Flow pattern, length and shear stress of coronary arteries were not measured. Coronary flow is another factor which may have an impact on tortuosity. An increase in flow, as is seen in left ventricular hypertrophy, might stimulate not only growth in caliber but also in length, as with collateral growth. Tortuosity of coronary arteries may also be influenced by the shape of the heart, that is, by the geodesic curves of coronary arteries. This effect, on the other hand, appears to be small because these curves are relatively larger compared with tortuosity of the vessel. It should be borne in mind that this is an observational study with a real risk of resultant statistical associations occurring that are due to probability alone.

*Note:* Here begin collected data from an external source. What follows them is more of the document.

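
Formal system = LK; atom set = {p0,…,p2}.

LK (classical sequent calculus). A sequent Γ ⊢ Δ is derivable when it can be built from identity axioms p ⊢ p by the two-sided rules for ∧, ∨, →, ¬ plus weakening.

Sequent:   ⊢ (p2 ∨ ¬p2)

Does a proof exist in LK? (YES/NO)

Derivation (root first):
[∨R]  ⊢ (p2 ∨ ¬p2)
  [¬R]  ⊢ p2, ¬p2
    [Ax] p2 ⊢ p2

Result: YES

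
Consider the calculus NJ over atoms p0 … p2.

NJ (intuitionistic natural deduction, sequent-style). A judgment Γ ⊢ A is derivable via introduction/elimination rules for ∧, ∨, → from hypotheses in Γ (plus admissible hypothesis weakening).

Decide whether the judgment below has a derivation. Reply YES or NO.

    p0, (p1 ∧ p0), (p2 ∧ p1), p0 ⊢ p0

Derivation trace:
[Wk] p0, (p1 ∧ p0), (p2 ∧ p1), p0 ⊢ p0
  [Wk] p0, (p1 ∧ p0), (p2 ∧ p1) ⊢ p0
    [Wk] p0, (p1 ∧ p0) ⊢ p0
      [Ax] p0 ⊢ p0

Result: YES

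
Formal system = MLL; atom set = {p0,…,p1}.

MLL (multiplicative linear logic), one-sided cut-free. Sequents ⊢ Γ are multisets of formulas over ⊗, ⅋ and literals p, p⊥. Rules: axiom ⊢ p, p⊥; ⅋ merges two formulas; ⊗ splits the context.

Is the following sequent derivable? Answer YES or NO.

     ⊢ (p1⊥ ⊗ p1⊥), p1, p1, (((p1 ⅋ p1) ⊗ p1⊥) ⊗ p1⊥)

Proof tree:
[⊗]  ⊢ (p1⊥ ⊗ p1⊥), p1, p1, (((p1 ⅋ p1) ⊗ p1⊥) ⊗ p1⊥)
  [⊗]  ⊢ (p1⊥ ⊗ p1⊥), p1, ((p1 ⅋ p1) ⊗ p1⊥)
    [⅋]  ⊢ (p1⊥ ⊗ p1⊥), (p1 ⅋ p1)
      [⊗]  ⊢ p1, p1, (p1⊥ ⊗ p1⊥)
        [Ax]  ⊢ p1, p1⊥
        [Ax]  ⊢ p1, p1⊥
    [Ax]  ⊢ p1, p1⊥
  [Ax]  ⊢ p1, p1⊥

Result: YES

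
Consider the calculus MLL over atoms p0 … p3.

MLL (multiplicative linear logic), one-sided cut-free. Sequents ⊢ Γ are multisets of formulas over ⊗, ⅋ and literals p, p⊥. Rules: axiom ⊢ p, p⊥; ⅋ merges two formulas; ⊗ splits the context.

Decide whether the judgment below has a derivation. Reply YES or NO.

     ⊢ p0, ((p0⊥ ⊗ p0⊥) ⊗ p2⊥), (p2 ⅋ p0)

Derivation (root first):
[⅋]  ⊢ p0, ((p0⊥ ⊗ p0⊥) ⊗ p2⊥), (p2 ⅋ p0)
  [⊗]  ⊢ p0, p0, p2, ((p0⊥ ⊗ p0⊥) ⊗ p2⊥)
    [⊗]  ⊢ p0, p0, (p0⊥ ⊗ p0⊥)
      [Ax]  ⊢ p0, p0⊥
      [Ax]  ⊢ p0, p0⊥
    [Ax]  ⊢ p2, p2⊥

Result: YES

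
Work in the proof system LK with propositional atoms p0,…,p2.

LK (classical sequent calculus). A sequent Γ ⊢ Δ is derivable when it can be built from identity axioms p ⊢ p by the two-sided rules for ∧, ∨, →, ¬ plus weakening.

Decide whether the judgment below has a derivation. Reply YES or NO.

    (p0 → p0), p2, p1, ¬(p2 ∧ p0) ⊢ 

Search for a countermodel by truth-table:
  v=000: Γ:[(p0 → p0)=T, p2=F, p1=F, ¬(p2 ∧ p0)=T] Δ:[] refutes=False
  v=001: Γ:[(p0 → p0)=T, p2=T, p1=F, ¬(p2 ∧ p0)=T] Δ:[] refutes=False
  v=010: Γ:[(p0 → p0)=T, p2=F, p1=T, ¬(p2 ∧ p0)=T] Δ:[] refutes=False
  v=011: Γ:[(p0 → p0)=T, p2=T, p1=T, ¬(p2 ∧ p0)=T] Δ:[] refutes=True  ← countermodel

Result: NO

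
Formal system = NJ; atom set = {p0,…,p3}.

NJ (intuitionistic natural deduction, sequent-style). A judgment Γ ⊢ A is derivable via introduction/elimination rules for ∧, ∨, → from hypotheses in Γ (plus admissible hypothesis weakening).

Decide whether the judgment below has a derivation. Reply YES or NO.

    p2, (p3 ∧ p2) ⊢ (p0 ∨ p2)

Derivation (root first):
[Wk] p2, (p3 ∧ p2) ⊢ (p0 ∨ p2)
  [∨I₂] p2 ⊢ (p0 ∨ p2)
    [Ax] p2 ⊢ p2

Result: YES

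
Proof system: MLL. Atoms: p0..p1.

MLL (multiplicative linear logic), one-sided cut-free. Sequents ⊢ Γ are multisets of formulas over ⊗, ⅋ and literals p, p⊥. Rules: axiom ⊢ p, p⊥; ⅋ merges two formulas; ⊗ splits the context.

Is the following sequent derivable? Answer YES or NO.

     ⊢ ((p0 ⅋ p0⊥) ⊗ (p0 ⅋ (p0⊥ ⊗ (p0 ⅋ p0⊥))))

Derivation trace:
[⊗]  ⊢ ((p0 ⅋ p0⊥) ⊗ (p0 ⅋ (p0⊥ ⊗ (p0 ⅋ p0⊥))))
  [⅋]  ⊢ (p0 ⅋ p0⊥)
    [Ax]  ⊢ p0, p0⊥
  [⅋]  ⊢ (p0 ⅋ (p0⊥ ⊗ (p0 ⅋ p0⊥)))
    [⊗]  ⊢ p0, (p0⊥ ⊗ (p0 ⅋ p0⊥))
      [Ax]  ⊢ p0, p0⊥
      [⅋]  ⊢ (p0 ⅋ p0⊥)
        [Ax]  ⊢ p0, p0⊥

Result: YES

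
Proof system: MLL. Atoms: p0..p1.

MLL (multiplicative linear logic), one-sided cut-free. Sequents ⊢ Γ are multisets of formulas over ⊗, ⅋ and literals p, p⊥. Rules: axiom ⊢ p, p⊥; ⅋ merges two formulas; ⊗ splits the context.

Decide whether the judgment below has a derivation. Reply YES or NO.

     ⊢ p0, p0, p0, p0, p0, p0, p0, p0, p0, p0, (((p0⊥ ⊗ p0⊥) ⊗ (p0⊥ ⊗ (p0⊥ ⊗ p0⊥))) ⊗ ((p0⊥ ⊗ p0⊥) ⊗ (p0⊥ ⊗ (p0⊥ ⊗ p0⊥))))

Derivation (root first):
[⊗]  ⊢ p0, p0, p0, p0, p0, p0, p0, p0, p0, p0, (((p0⊥ ⊗ p0⊥) ⊗ (p0⊥ ⊗ (p0⊥ ⊗ p0⊥))) ⊗ ((p0⊥ ⊗ p0⊥) ⊗ (p0⊥ ⊗ (p0⊥ ⊗ p0⊥))))
  [⊗]  ⊢ p0, p0, p0, p0, p0, ((p0⊥ ⊗ p0⊥) ⊗ (p0⊥ ⊗ (p0⊥ ⊗ p0⊥)))
    [⊗]  ⊢ p0, p0, (p0⊥ ⊗ p0⊥)
      [Ax]  ⊢ p0, p0⊥
      [Ax]  ⊢ p0, p0⊥
    [⊗]  ⊢ p0, p0, p0, (p0⊥ ⊗ (p0⊥ ⊗ p0⊥))
      [Ax]  ⊢ p0, p0⊥
      [⊗]  ⊢ p0, p0, (p0⊥ ⊗ p0⊥)
        [Ax]  ⊢ p0, p0⊥
        [Ax]  ⊢ p0, p0⊥
  [⊗]  ⊢ p0, p0, p0, p0, p0, ((p0⊥ ⊗ p0⊥) ⊗ (p0⊥ ⊗ (p0⊥ ⊗ p0⊥)))
    [⊗]  ⊢ p0, p0, (p0⊥ ⊗ p0⊥)
      [Ax]  ⊢ p0, p0⊥
      [Ax]  ⊢ p0, p0⊥
    [⊗]  ⊢ p0, p0, p0, (p0⊥ ⊗ (p0⊥ ⊗ p0⊥))
      [Ax]  ⊢ p0, p0⊥
      [⊗]  ⊢ p0, p0, (p0⊥ ⊗ p0⊥)
        [Ax]  ⊢ p0, p0⊥
        [Ax]  ⊢ p0, p0⊥

Result: YES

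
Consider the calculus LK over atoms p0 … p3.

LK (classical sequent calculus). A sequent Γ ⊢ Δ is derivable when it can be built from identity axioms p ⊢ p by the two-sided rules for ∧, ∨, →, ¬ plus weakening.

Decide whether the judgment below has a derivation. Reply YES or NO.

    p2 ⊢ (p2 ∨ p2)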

Consequently, these results indicate that, tortuosity of coronary arteries is associated with impaired left ventricular relaxation, suggesting the presence of a tentative common pathophysiological pathway leading to reciprocal interaction. Then, coronary tortuosity might conceivably possess an adjunctive merit in estimating left ventricular filling pattern and have promising implications for discerning persons who require meticulous follow-up. We think that it may be an interesting tool for future cardiovascular imaging research and further studies are needed to confirm a causal relation.